The cost for a robotic milking system in the early 2000s was about $200,000. The price is about the same today but current models have more advanced technology and provide significantly more production and cow data for the producer.
Robotic milking: maximizing profits
In 2002, the Dairy Team began to make their vision a reality by partnering with industry to organize the First North American Conference on Robotic Milking. Attended by 400 dairy farmers and industry members, the conference brought experts on robotic milking to Ontario to present information to our producers and led to regulatory improvements. It also featured exhibits by robotic milker manufacturers so producers talk to the manufacturers directly and get demonstrations of the models available.
As adoption of robotic milking increased, resources were developed to help producers manage these systems also called automatic milking systems (AMS). With roughly 10% of robotic milkers in the early 2000s being removed, information was needed to address management issues. The dairy team developed significant website content for producers fostering the use of herd management software and data available from robots to improve profitability and cow welfare on dairy farms.
Robotic milking resources, relevant to Ontario dairy production, were developed and presented at meetings, workshops, reported in magazine articles and at tradeshows such as the Outdoor Farm Show. Farm tours were organized as robots began to be installed on Ontario farms so producers could learn from their peers.

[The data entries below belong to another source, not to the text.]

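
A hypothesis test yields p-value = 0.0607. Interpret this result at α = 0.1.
Since p = 0.0607 < α = 0.1, reject H₀.
There is sufficient evidence to reject the null hypothesis; the result is statistically significant at the 0.1 level.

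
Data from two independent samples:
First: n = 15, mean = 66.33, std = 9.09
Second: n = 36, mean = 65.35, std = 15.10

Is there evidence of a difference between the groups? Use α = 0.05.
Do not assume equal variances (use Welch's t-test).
Welch's two-sample t-test:
H₀: μ₁ = μ₂
H₁: μ₁ ≠ μ₂
s₁²/n₁ = 9.09²/15 = 5.5085,  s₂²/n₂ = 15.10²/36 = 6.3336
SE = √(s₁²/n₁ + s₂²/n₂) = √(5.5085 + 6.3336) = 3.4412
df (Welch-Satterthwaite) = (s₁²/n₁ + s₂²/n₂)² / [(s₁²/n₁)²/(n₁-1) + (s₂²/n₂)²/(n₂-1)] ≈ 42.32
t = (x̄₁ - x̄₂) / SE = (66.33 - 65.35) / 3.4412 = 0.98 / 3.4412 = 0.285
p-value = 0.7772

Since p-value > α = 0.05, we fail to reject H₀.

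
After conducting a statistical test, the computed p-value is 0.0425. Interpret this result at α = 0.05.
Since p = 0.0425 < α = 0.05, reject H₀.
There is sufficient evidence to reject the null hypothesis; the result is statistically significant at the 0.05 level.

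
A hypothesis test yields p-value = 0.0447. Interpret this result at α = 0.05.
Since p = 0.0447 < α = 0.05, reject H₀.
There is sufficient evidence to reject the null hypothesis; the result is statistically significant at the 0.05 level.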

Applied research was conducted to understand what was working and what wasn't so solutions could be found and that knowledge spread to the industry.
Promoting new tools to improve cow welfare
In 2010, the OMAFRA Dairy Team again partnered with industry to deliver the First North American Conference on Precision Dairy Technologies. This conference, along with follow-up resources and events, promoted the adoption of precision technologies such as automatic calf feeders to improve the nutritional status of dairy calves. Electronic technology for individual animals is now able to track cow behaviour (activity) and rumen function which provides improved management opportunities to improve cow health and welfare.

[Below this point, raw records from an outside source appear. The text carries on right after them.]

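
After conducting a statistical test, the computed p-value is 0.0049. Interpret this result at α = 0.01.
Since p = 0.0049 < α = 0.01, reject H₀.
There is sufficient evidence to reject the null hypothesis; the result is statistically significant at the 0.01 level.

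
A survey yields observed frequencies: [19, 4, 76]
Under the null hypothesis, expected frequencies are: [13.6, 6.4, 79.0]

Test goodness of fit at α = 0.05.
Chi-square goodness of fit test:
H₀: observed counts match expected distribution
H₁: observed counts differ from expected distribution
df = k - 1 = 2
χ² = Σ(O - E)²/E
   = (19 - 13.6)²/13.6 + (4 - 6.4)²/6.4 + (76 - 79.0)²/79.0
   = 2.144 + 0.900 + 0.114
   = 3.16
p-value = 0.2062

Since p-value > α = 0.05, we fail to reject H₀.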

Labour costs are a significant proportion of the cost of milk production and the availability of labour is often an issue for dairy farmers. Canadian dairy farms can achieve a 30% labour savings by adopting robotic technology, eliminating the need to be in the barn at fixed times seven days a week. This also makes the industry more attractive to younger producers.

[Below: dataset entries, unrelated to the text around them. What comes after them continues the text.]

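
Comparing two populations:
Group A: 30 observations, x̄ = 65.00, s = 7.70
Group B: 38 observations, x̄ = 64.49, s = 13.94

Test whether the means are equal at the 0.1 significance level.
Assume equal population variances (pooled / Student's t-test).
Student's two-sample t-test (equal variances):
H₀: μ₁ = μ₂
H₁: μ₁ ≠ μ₂
df = n₁ + n₂ - 2 = 66
Pooled variance s_p² = [(n₁-1)s₁² + (n₂-1)s₂²] / (n₁ + n₂ - 2) = [(29)(7.70²) + (37)(13.94²)] / 66 = 134.9907
SE = √(s_p²(1/n₁ + 1/n₂)) = √(134.9907 × (1/30 + 1/38)) = 2.8376
t = (x̄₁ - x̄₂) / SE = (65.00 - 64.49) / 2.8376 = 0.51 / 2.8376 = 0.180
p-value = 0.8579

Since p-value > α = 0.1, we fail to reject H₀.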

In 2013, OMAFRA and the University of Guelph partnered through the Knowledge Translation and Transfer (KTT) program to conduct a survey of 33 automatic milking system herds across the province to find out information on management, production and nutrition. This research provided Ontario dairy producers information that was specific to their needs and benchmarked the state of the industry.
Encouraging investment in new technologies
From 1999, when the first robotic milker was installed on an Ontario dairy farm, roughly 175 to 200 of Ontario's 3,918 dairy farms now have robotic milkers. The industry has seen widespread adoption of activity monitors, rumen monitors, robotic feeders and other precision technologies that improve management and animal welfare. ADB staff, through their extension efforts, have helped to build sector knowledge and promote greater uptake of new technologies.
In a follow-up survey conducted after the 2010 First North American Conference on Precision Dairy Technologies, 100% of responding producers indicated they learned something at the conference that had or would influence the use of technologies on their farm. When asked: "What type of investment have you made or plan to make in precision dairy technologies since the conference?" 44% indicated they had or planned to invest $200,000 or more. As well, 22% indicated they had or planned to invest between $10,000 and $50,000.
Sixteen years after the OMAFRA Dairy Team started working to achieve its vision of a more progressive, flexible and innovative dairy industry, the sector has embraced significant changes to improve cow welfare, improve producer lifestyle and maximize production.